Manchmal, wenn die Sonne hinter den Hügeln versinkt und der Wind durch die Bäume flüstert, spüre ich sie wieder – die Stimmen von damals, das Echo eines Lebens, das mir heute als alte Frau wie ein ferner Traum erscheint.

Ich, Anna von Kleve, wurde in der Schwanenburg am Rhein geboren – als Nachkommin einer einflussreichen niederrheinischen Adelsfamilie. Und wie es sich für solch alte Häuser geziemt, war es wichtig, dass die Kinder gut – vor allem politisch klug – verheiratet wurden. Das Glück war dabei auf meiner Seite. Gottfried, ein Mann aus dem Arnsberger Grafengeschlecht, war nicht nur eine passende Partie, sondern auch recht gutaussehend. Und nicht nur das: Mein Ehegatte besaß eine geradezu königliche Güte. Dabei war er stolz, stark und oftmals auch ungestüm. Er konnte streiten, ja – und es gab viele Kämpfe in seinem Leben: mit den Kölnern, mit den Märkern, mit sich selbst.
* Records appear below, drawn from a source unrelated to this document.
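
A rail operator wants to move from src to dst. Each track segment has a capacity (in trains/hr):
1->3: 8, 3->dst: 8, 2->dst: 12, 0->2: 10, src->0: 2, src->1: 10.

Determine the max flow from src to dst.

Augment src->0->2->dst: bottleneck 2. Total 2.
Augment src->1->3->dst: bottleneck 8. Total 10.
No augmenting path remains in the residual graph.

10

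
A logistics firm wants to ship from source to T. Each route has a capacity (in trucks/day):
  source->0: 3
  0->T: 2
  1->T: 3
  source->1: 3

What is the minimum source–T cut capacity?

Max flow = 5 (via 2 augmenting paths).
In the residual at optimum, the set reachable from source is {0, source}.
Cut edges: source->1 (cap 3), 0->T (cap 2). Sum = 5.

5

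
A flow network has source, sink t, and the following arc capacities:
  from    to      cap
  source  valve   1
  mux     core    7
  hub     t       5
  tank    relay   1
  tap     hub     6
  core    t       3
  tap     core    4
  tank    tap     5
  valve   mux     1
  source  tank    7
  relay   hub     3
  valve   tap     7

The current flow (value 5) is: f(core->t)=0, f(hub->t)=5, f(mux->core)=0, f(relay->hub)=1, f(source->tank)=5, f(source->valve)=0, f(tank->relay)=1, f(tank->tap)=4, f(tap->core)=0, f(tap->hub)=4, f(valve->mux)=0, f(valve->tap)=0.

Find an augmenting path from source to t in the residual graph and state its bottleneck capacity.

source->tank->tap->core->t, bottleneck 1

Residual along source->tank->tap->core->t: source->tank: 2, tank->tap: 1, tap->core: 4, core->t: 3.
Bottleneck = min = 1.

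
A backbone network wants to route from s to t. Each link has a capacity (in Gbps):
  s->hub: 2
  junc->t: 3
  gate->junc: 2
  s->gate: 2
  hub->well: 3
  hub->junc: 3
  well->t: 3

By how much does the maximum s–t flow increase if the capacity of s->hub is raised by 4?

2

Original max flow = 4.
After raising cap(s->hub), augmenting paths through that edge carry 2 more units.
New max flow = 6. Increase = 2.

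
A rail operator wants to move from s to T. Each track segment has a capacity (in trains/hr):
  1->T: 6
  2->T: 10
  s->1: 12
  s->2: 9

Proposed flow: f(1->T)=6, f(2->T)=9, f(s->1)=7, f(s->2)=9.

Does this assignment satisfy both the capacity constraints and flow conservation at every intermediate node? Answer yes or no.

No

Conservation fails at 1: inflow 7 ≠ outflow 6.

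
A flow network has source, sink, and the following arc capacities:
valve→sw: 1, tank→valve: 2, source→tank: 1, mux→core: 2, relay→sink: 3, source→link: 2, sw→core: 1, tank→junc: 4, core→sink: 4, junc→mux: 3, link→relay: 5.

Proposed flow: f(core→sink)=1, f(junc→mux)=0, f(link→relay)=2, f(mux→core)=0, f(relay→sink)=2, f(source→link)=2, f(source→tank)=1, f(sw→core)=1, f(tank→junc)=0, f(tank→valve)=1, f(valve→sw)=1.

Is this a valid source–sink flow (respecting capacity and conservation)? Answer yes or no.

Every edge has 0 ≤ f(e) ≤ cap(e).
At each intermediate node, inflow equals outflow.

Yes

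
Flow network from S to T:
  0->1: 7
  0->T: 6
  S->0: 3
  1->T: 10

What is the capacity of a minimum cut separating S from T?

3

Max flow = 3 (via 1 augmenting path).
In the residual at optimum, the set reachable from S is {S}.
Cut edges: S->0 (cap 3). Sum = 3.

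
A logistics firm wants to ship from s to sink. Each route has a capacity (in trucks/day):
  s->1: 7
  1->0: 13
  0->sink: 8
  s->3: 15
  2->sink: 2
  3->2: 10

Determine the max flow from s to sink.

Augment s->3->2->sink: bottleneck 2. Total 2.
Augment s->1->0->sink: bottleneck 7. Total 9.
No augmenting path remains in the residual graph.

9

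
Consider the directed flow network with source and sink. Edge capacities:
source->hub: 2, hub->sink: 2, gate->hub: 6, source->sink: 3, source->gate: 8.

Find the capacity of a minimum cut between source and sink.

Max flow = 5 (via 2 augmenting paths).
In the residual at optimum, the set reachable from source is {gate, hub, source}.
Cut edges: source->sink (cap 3), hub->sink (cap 2). Sum = 5.

5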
Doch wenn er mit den Menschen sprach – auf dem Markt, vor der Kirche, bei den Festen –, dann war er nicht Graf, sondern einer von ihnen. Ich sehe ihn noch vor mir, hoch zu Ross, wenn wir durch die Straßen ritten. Kinder rannten uns entgegen, Alte grüßten mit ehrlicher Wärme. Die Menschen liebten ihn – nicht nur, weil er ihr Herr war, sondern weil er sie achtete.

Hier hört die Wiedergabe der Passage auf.